## Intuition behind decision trees

### Predicting loan defaults with decision trees

• Example of bank, looks at a bunch of factors when deciding whether to loan mony:
• Credit history
• Loan term
• Income
• Can be represented as a "decision tree".

### Intuition behind decision trees

• Given input Xi = (credit = poor, income = high, term = 5 years), we traverse the decision tree T(Xi) to get the Y-hat i output.

### Task of learning decision trees from data

• Goal to learn decision tree that makes good predictions given input.
• Quality metric for algorithm: classification error:
• Number of bad predictions / total predictions
• 0 = perfect.
• Learning the trees "perfectly" = NP-hard problem; there are exponentially large numbers of possible trees.
• Need to approximate the tree; few simple algorithms that do that.
• Course will cover: simple (greedy) algorithm.

## Learning decision trees

### Recursive greed algorithm (high-level outline)

• High-level algorithm:

• Then, split the tree on some feature (aka credit):

• Excellent
• Fair
• Poor
• For each split, if all examples are excellent, then we can predict safe.
• Go to step 2 and continue spliting.
• Need to know when to stop recursing: covered in rest of module.

### Learning a decision stump

• Roughly: after splitting, pick the majority case as risky or safe (y-hat).

### Selecting best feature to split on

• Better split = one that gives lowest classification error.
• Need to compare: splitting on nothing vs splitting on other features and compare classification error.

### When to stop recursing

• Criteria:
• If all data in the split has just one class.
• Used up all the features in your dataset.

## Using the learned decision tree

### Making predicitions with decision trees

• Once you have the tree, you just need to travese it for some input:

func predict(tree_node, input): if tree_node.is_leaf: return tree_node.majority_class else: next_node = tree_node.get_next_node(input) # Return input based on input data return predict(next_node, input)

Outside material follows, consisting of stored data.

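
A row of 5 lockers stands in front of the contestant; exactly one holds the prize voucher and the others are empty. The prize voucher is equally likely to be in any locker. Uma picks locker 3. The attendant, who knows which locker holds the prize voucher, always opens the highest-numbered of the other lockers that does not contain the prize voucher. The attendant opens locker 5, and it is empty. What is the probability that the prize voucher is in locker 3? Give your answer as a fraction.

Apply Bayes' rule, conditioning on where the prize voucher actually is.
If it is in any of lockers 1, 2, 3, and 4 (prior 1/5 each): locker 5 is the highest-numbered option available, probability 1; weight (1/5)·1 = 1/5 each.
If it is in locker 5 (prior 1/5): the attendant opened locker 5, so this case is ruled out; weight (1/5)·0 = 0.
The weights sum to 4/5.
So P(the prize voucher in locker 3 | the attendant opened locker 5) = (1/5) / (4/5) = 1/4.

1/4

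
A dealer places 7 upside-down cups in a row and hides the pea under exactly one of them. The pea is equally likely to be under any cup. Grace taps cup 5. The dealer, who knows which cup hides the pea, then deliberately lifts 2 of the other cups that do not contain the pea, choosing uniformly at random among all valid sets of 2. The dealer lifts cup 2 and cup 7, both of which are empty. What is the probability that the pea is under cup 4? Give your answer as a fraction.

Apply Bayes' rule, conditioning on where the pea actually is.
If it is under any of cups 1, 3, 4, and 6 (prior 1/7 each): the dealer has 10 equally likely choices, so probability 1/10; weight (1/7)·(1/10) = 1/70 each.
If it is under either of cups 2 and 7 (prior 1/7 each): that cup was opened and seen not to hold the prize — ruled out; weight (1/7)·0 = 0 each.
If it is under cup 5 (prior 1/7): the dealer has 15 equally likely choices, so probability 1/15; weight (1/7)·(1/15) = 1/105.
The weights sum to 1/15.
So P(the pea under cup 4 | the dealer opened cup 2 and cup 7) = (1/70) / (1/15) = 3/14.

3/14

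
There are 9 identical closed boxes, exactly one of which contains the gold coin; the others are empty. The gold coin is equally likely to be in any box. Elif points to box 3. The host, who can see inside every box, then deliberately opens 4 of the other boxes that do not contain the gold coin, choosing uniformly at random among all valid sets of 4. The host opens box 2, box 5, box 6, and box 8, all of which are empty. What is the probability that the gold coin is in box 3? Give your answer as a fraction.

1/9

Condition on the true location of the gold coin.
If it is in any of boxes 1, 4, 7, and 9 (prior 1/9 each): the host has 35 equally likely choices, so probability 1/35; weight (1/9)·(1/35) = 1/315 each.
If it is in any of boxes 2, 5, 6, and 8 (prior 1/9 each): that box was opened and seen not to hold the prize — ruled out; weight (1/9)·0 = 0 each.
If it is in box 3 (prior 1/9): the host has 70 equally likely choices, so probability 1/70; weight (1/9)·(1/70) = 1/630.
The weights sum to 1/70.
So P(the gold coin in box 3 | the host opened box 2, box 5, box 6, and box 8) = (1/630) / (1/70) = 1/9.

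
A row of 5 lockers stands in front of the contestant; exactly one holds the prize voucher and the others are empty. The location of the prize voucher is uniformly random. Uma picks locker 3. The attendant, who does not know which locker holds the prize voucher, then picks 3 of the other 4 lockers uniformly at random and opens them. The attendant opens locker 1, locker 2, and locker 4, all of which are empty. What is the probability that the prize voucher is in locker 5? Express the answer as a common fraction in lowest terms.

Consider each possible location of the prize voucher in turn.
If it is in any of lockers 1, 2, and 4 (prior 1/5 each): that locker was opened and seen not to hold the prize — ruled out; weight (1/5)·0 = 0 each.
If it is in either of lockers 3 and 5 (prior 1/5 each): the attendant picks exactly this set with probability 1/4 regardless, and none is the prize; weight (1/5)·(1/4) = 1/20 each.
The weights sum to 1/10.
So P(the prize voucher in locker 5 | the attendant opened locker 1, locker 2, and locker 4) = (1/20) / (1/10) = 1/2.

1/2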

### Multiclass classification with decision trees

• Majority class can still be used to predict result at leaf.
• Probability can be predicting by finding fraction for one class:

 safe = 3 risky = 10 danger = 18

danger_prob = 18 / (3 + 10 + 18) = 0.58 

### Threshold splits for continuous inputs

• With continuous inputs (eg income levels or age) you can't split on indiviual values of you'll get crazy overfitting (eg income at 30k is safe, but 34k is not etc), need to thresholding to come up with discreet "buckets" for your inputs.
• Income buckets:

* < 30k * >= 30k & < 100k * > 100k

### Picking the best threshold to split

• Roughly: choose the set of splits with the lowest classification error.